Portland-OR-6It’s Rose Festival Week here in Portland, Oregon.* This means ships come to call at the waterfront. Ships! What’s not to love about ships?

The Willamette River* runs smack through downtown, placing the nautical display right in our urban living room. For hardy souls who brave long lines, there are free tours.

On Friday I went aboard the USS Spruance, a US Navy destroyer put into service in 2011. I was impressed, for she is sleek, well-equipped, and ship-shape beautiful. Make no mistake, as a weapon the Spruance is intimidating. To think that a monster this size can appear on radar as a small fishing vessel boggles the mind.

Hats off to the Navy for bringing the fleet’s flagship helicopter to display on deck. None of the others sport the spiffy ‘wolfish’ paint job. The tall, boxy edifice you see behind the boarding gangway (photo, below right) is the hanger.

USS Spruance-20

Who better to tour with than Frederick Wentworth, Captain? Forgive the American flag at the stern, sir. And although other senior officers were piped aboard, you were not. Even so, I bet you’d think that helicopter was awesome.

Strike the bell for Frederick Wentworth, Captain!

Ahoy, Frederick Wentworth, Captain. Watch-stander, strike the bell!

For forty minutes, I walked in a sailor’s shoes. As instructed, I saluted the officers stationed on the quarterdeck when I boarded, I strolled the forecastle,* navigated ‘knee knockers’ and steep ascension ladders, and basically had a lovely time.

The USS Spruance at sea

The USS Spruance in action. Twelve-foot seas greeted her at the mouth of the Columbia River. A treacherous spot, that.

I came away with photos and a scorching sunburn, but that’s another story. Hey, can I help it if we’re having July weather now? It’s supposed to be drizzling! Gah.

See, around here complaining about the weather is like a sport. Unless it’s 77 degrees with a light breeze and humidity at less than 35%, we gripe. True confession: At home we do not have air conditioning. (I know, that’s insane. But for two weeks of heat it’s hardly worth the expense.)

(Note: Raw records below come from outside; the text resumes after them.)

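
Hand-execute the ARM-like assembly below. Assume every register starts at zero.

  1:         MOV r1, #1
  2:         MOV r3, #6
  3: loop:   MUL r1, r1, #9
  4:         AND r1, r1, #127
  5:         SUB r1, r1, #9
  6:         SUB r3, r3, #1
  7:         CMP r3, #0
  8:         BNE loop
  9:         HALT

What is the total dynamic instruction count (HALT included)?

39

after MOV r1, #1: r1=1
after MOV r3, #6: r3=6
after MUL r1, r1, #9: r1=1*9=9
after AND r1, r1, #127: r1=9&127=9
after SUB r1, r1, #9: r1=9-9=0
after SUB r3, r3, #1: r3=6-1=5
CMP r3, #0  (cmp 5,0)
BNE loop: taken
after MUL r1, r1, #9: r1=0*9=0
after AND r1, r1, #127: r1=0&127=0
after SUB r1, r1, #9: r1=0-9=-9
after SUB r3, r3, #1: r3=5-1=4
CMP r3, #0  (cmp 4,0)
BNE loop: taken
after MUL r1, r1, #9: r1=(-9)*9=-81
after AND r1, r1, #127: r1=(-81)&127=47
after SUB r1, r1, #9: r1=47-9=38
after SUB r3, r3, #1: r3=4-1=3
CMP r3, #0  (cmp 3,0)
BNE loop: taken
after MUL r1, r1, #9: r1=38*9=342
after AND r1, r1, #127: r1=342&127=86
after SUB r1, r1, #9: r1=86-9=77
after SUB r3, r3, #1: r3=3-1=2
CMP r3, #0  (cmp 2,0)
BNE loop: taken
after MUL r1, r1, #9: r1=77*9=693
after AND r1, r1, #127: r1=693&127=53
after SUB r1, r1, #9: r1=53-9=44
after SUB r3, r3, #1: r3=2-1=1
CMP r3, #0  (cmp 1,0)
BNE loop: taken
after MUL r1, r1, #9: r1=44*9=396
after AND r1, r1, #127: r1=396&127=12
after SUB r1, r1, #9: r1=12-9=3
after SUB r3, r3, #1: r3=1-1=0
CMP r3, #0  (cmp 0,0)
BNE loop: not taken
halt.
Total executed instructions: 39.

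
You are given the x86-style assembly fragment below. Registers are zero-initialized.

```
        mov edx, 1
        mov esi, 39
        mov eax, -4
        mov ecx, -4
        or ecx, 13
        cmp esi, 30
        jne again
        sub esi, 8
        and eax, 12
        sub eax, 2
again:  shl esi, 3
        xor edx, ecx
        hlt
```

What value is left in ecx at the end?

-3

after mov edx, 1: edx=1
after mov esi, 39: esi=39
after mov eax, -4: eax=-4
after mov ecx, -4: ecx=-4
after or ecx, 13: ecx=(-4)|13=-3
cmp esi, 30  (cmp 39,30)
jne again: taken
after shl esi, 3: esi=39<<3=312
after xor edx, ecx: edx=1^(-3)=-4
halt.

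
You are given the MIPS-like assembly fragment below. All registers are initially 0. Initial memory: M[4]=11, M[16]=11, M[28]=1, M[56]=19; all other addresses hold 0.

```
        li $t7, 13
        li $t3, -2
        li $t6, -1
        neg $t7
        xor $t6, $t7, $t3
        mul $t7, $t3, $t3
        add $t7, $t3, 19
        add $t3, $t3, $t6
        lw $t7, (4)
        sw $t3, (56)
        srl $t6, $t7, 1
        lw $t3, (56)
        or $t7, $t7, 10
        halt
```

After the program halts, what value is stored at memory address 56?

11

after li $t7, 13: $t7=13
after li $t3, -2: $t3=-2
after li $t6, -1: $t6=-1
after neg $t7: $t7=-(13)=-13
after xor $t6, $t7, $t3: $t6=(-13)^(-2)=13
after mul $t7, $t3, $t3: $t7=(-2)*(-2)=4
after add $t7, $t3, 19: $t7=(-2)+19=17
after add $t3, $t3, $t6: $t3=(-2)+13=11
after lw $t7, (4): $t7=M[4]=11
sw $t3, (56) → M[56]=11
after srl $t6, $t7, 1: $t6=11>>1=5
after lw $t3, (56): $t3=M[56]=11
after or $t7, $t7, 10: $t7=11|10=11
halt.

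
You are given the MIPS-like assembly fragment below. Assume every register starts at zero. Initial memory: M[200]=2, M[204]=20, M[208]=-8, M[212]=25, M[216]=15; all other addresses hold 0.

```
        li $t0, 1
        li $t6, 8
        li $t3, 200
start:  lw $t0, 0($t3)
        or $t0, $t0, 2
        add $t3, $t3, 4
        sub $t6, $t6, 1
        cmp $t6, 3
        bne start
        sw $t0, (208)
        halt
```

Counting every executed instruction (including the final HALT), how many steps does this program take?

$t0=1
$t6=8
$t3=200
$t0=M[200]=2
$t0=2|2=2
$t3=200+4=204
$t6=8-1=7
cmp $t6, 3  (cmp 7,3)
bne start: taken
$t0=M[204]=20
$t0=20|2=22
$t3=204+4=208
$t6=7-1=6
cmp $t6, 3  (cmp 6,3)
bne start: taken
$t0=M[208]=-8
$t0=(-8)|2=-6
$t3=208+4=212
$t6=6-1=5
cmp $t6, 3  (cmp 5,3)
bne start: taken
$t0=M[212]=25
$t0=25|2=27
$t3=212+4=216
$t6=5-1=4
cmp $t6, 3  (cmp 4,3)
bne start: taken
$t0=M[216]=15
$t0=15|2=15
$t3=216+4=220
$t6=4-1=3
cmp $t6, 3  (cmp 3,3)
bne start: not taken
sw $t0, (208) → M[208]=15
halt.
Total executed instructions: 35.

35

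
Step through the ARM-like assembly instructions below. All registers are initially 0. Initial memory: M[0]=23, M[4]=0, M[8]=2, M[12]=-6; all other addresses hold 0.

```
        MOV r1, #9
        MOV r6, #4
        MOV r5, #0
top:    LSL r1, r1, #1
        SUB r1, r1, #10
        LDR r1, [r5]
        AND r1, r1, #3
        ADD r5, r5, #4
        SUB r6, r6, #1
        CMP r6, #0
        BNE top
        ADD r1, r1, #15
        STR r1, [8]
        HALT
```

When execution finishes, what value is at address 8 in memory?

MOV r1, #9 → r1=9
MOV r6, #4 → r6=4
MOV r5, #0 → r5=0
LSL r1, r1, #1 → r1=9<<1=18
SUB r1, r1, #10 → r1=18-10=8
LDR r1, [r5] → r1=M[0]=23
AND r1, r1, #3 → r1=23&3=3
ADD r5, r5, #4 → r5=0+4=4
SUB r6, r6, #1 → r6=4-1=3
CMP r6, #0  (cmp 3,0)
BNE top: taken
LSL r1, r1, #1 → r1=3<<1=6
SUB r1, r1, #10 → r1=6-10=-4
LDR r1, [r5] → r1=M[4]=0
AND r1, r1, #3 → r1=0&3=0
ADD r5, r5, #4 → r5=4+4=8
SUB r6, r6, #1 → r6=3-1=2
CMP r6, #0  (cmp 2,0)
BNE top: taken
LSL r1, r1, #1 → r1=0<<1=0
SUB r1, r1, #10 → r1=0-10=-10
LDR r1, [r5] → r1=M[8]=2
AND r1, r1, #3 → r1=2&3=2
ADD r5, r5, #4 → r5=8+4=12
SUB r6, r6, #1 → r6=2-1=1
CMP r6, #0  (cmp 1,0)
BNE top: taken
LSL r1, r1, #1 → r1=2<<1=4
SUB r1, r1, #10 → r1=4-10=-6
LDR r1, [r5] → r1=M[12]=-6
AND r1, r1, #3 → r1=(-6)&3=2
ADD r5, r5, #4 → r5=12+4=16
SUB r6, r6, #1 → r6=1-1=0
CMP r6, #0  (cmp 0,0)
BNE top: not taken
ADD r1, r1, #15 → r1=2+15=17
STR r1, [8] → M[8]=17
halt.

17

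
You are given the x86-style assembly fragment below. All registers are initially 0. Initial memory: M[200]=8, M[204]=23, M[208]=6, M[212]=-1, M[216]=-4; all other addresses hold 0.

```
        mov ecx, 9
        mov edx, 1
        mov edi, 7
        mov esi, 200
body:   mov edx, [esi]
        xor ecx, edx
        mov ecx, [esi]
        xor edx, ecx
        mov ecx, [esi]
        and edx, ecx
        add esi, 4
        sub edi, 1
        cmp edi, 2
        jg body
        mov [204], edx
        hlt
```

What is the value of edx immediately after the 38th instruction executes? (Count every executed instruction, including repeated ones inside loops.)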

*Pronunciation Guide and two more photos:
Willamette River = “Will-LAM-it”
Oregon = “Or-a-gun” (not “Or-ee-gone”)
Forecastle = “fok’sl”

I know, right? Oregonians can’t pronounce words as they’re spelled.

And neither can sailors, bless them.

I practically grew up on a sailboat, but the ascension ladder to reach this upper deck was STEEP.

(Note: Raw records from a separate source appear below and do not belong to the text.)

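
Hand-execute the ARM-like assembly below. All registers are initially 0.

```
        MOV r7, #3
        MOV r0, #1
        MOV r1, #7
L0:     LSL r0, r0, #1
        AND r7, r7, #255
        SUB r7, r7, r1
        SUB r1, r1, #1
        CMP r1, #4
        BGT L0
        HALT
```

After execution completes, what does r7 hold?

241

after MOV r7, #3: r7=3
after MOV r0, #1: r0=1
after MOV r1, #7: r1=7
after LSL r0, r0, #1: r0=1<<1=2
after AND r7, r7, #255: r7=3&255=3
after SUB r7, r7, r1: r7=3-7=-4
after SUB r1, r1, #1: r1=7-1=6
CMP r1, #4  (cmp 6,4)
BGT L0: taken
after LSL r0, r0, #1: r0=2<<1=4
after AND r7, r7, #255: r7=(-4)&255=252
after SUB r7, r7, r1: r7=252-6=246
after SUB r1, r1, #1: r1=6-1=5
CMP r1, #4  (cmp 5,4)
BGT L0: taken
after LSL r0, r0, #1: r0=4<<1=8
after AND r7, r7, #255: r7=246&255=246
after SUB r7, r7, r1: r7=246-5=241
after SUB r1, r1, #1: r1=5-1=4
CMP r1, #4  (cmp 4,4)
BGT L0: not taken
halt.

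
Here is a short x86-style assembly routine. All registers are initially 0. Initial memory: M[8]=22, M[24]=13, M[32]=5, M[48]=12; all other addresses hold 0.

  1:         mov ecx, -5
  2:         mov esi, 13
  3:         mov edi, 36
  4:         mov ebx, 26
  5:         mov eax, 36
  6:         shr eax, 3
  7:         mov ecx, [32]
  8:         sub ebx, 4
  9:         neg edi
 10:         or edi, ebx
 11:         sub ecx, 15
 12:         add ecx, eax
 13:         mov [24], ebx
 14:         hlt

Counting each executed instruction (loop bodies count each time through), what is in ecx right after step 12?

ecx=-5
esi=13
edi=36
ebx=26
eax=36
eax=36>>3=4
ecx=M[32]=5
ebx=26-4=22
edi=-(36)=-36
edi=(-36)|22=-34
ecx=5-15=-10
ecx=(-10)+4=-6
After step 12: ecx = -6.

-6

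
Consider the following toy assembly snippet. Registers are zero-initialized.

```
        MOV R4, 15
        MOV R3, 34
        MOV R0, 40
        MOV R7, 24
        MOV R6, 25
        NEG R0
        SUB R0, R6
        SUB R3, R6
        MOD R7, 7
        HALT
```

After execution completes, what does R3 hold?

MOV R4, 15 → R4=15
MOV R3, 34 → R3=34
MOV R0, 40 → R0=40
MOV R7, 24 → R7=24
MOV R6, 25 → R6=25
NEG R0 → R0=-(40)=-40
SUB R0, R6 → R0=(-40)-25=-65
SUB R3, R6 → R3=34-25=9
MOD R7, 7 → R7=24%7=3
halt.

9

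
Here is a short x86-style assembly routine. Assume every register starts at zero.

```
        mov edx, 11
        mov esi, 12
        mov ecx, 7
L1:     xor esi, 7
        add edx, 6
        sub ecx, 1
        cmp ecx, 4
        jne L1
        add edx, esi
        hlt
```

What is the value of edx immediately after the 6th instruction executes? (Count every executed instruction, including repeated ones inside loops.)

17

after mov edx, 11: edx=11
after mov esi, 12: esi=12
after mov ecx, 7: ecx=7
after xor esi, 7: esi=12^7=11
after add edx, 6: edx=11+6=17
after sub ecx, 1: ecx=7-1=6
After step 6: edx = 17.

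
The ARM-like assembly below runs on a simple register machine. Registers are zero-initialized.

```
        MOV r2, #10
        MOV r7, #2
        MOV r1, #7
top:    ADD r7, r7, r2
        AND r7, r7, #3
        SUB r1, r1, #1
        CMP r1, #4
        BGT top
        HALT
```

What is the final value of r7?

MOV r2, #10 → r2=10
MOV r7, #2 → r7=2
MOV r1, #7 → r1=7
ADD r7, r7, r2 → r7=2+10=12
AND r7, r7, #3 → r7=12&3=0
SUB r1, r1, #1 → r1=7-1=6
CMP r1, #4  (cmp 6,4)
BGT top: taken
ADD r7, r7, r2 → r7=0+10=10
AND r7, r7, #3 → r7=10&3=2
SUB r1, r1, #1 → r1=6-1=5
CMP r1, #4  (cmp 5,4)
BGT top: taken
ADD r7, r7, r2 → r7=2+10=12
AND r7, r7, #3 → r7=12&3=0
SUB r1, r1, #1 → r1=5-1=4
CMP r1, #4  (cmp 4,4)
BGT top: not taken
halt.

0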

Okay, so I grew up on a sailboat, but the ascension ladder to reach this upper deck was something else. Next time I’m bringing Frederick Wentworth, Captain’s author, Susan Kaye. She LOVES heights, waiting in line in the sun, and climbing stuff.

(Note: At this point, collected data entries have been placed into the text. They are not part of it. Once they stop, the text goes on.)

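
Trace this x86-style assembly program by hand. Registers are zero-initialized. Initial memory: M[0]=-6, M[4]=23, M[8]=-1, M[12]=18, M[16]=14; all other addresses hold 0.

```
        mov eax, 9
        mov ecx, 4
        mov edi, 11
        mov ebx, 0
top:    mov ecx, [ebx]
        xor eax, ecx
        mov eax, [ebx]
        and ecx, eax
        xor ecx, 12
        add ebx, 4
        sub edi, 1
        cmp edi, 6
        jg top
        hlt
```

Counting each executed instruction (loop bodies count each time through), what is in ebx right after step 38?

16

after mov eax, 9: eax=9
after mov ecx, 4: ecx=4
after mov edi, 11: edi=11
after mov ebx, 0: ebx=0
after mov ecx, [ebx]: ecx=M[0]=-6
after xor eax, ecx: eax=9^(-6)=-13
after mov eax, [ebx]: eax=M[0]=-6
after and ecx, eax: ecx=(-6)&(-6)=-6
after xor ecx, 12: ecx=(-6)^12=-10
after add ebx, 4: ebx=0+4=4
after sub edi, 1: edi=11-1=10
cmp edi, 6  (cmp 10,6)
jg top: taken
after mov ecx, [ebx]: ecx=M[4]=23
after xor eax, ecx: eax=(-6)^23=-19
after mov eax, [ebx]: eax=M[4]=23
after and ecx, eax: ecx=23&23=23
after xor ecx, 12: ecx=23^12=27
after add ebx, 4: ebx=4+4=8
after sub edi, 1: edi=10-1=9
cmp edi, 6  (cmp 9,6)
jg top: taken
after mov ecx, [ebx]: ecx=M[8]=-1
after xor eax, ecx: eax=23^(-1)=-24
after mov eax, [ebx]: eax=M[8]=-1
after and ecx, eax: ecx=(-1)&(-1)=-1
after xor ecx, 12: ecx=(-1)^12=-13
after add ebx, 4: ebx=8+4=12
after sub edi, 1: edi=9-1=8
cmp edi, 6  (cmp 8,6)
jg top: taken
after mov ecx, [ebx]: ecx=M[12]=18
after xor eax, ecx: eax=(-1)^18=-19
after mov eax, [ebx]: eax=M[12]=18
after and ecx, eax: ecx=18&18=18
after xor ecx, 12: ecx=18^12=30
after add ebx, 4: ebx=12+4=16
after sub edi, 1: edi=8-1=7
After step 38: ebx = 16.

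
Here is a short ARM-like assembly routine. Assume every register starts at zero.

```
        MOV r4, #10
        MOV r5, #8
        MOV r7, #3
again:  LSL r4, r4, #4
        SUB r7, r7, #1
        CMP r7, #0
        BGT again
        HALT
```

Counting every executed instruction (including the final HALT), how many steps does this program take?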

A famous old Portland local landmark, the deer

I’ll finish with the waterfront’s famous landmark, the White Stag deer sign. At Christmas he sports a red nose.


4 thoughts on “Sisterhood of the Traveling Books (Episode 5)

  1. Susan Kaye

    I’m sure the Captain had a rollicking time putting his cyberized feet on the deck of a ship again. Someday when we’re rich–I don’t care about famous–we’ll have to sail on her:

    The Lady Washington


    1. Laura Hile Post author

      High tech deck surface would catch him by surprise. That deck was so roughed up, you couldn’t slip if you wanted to. But if you took a fall, major tearing ouch!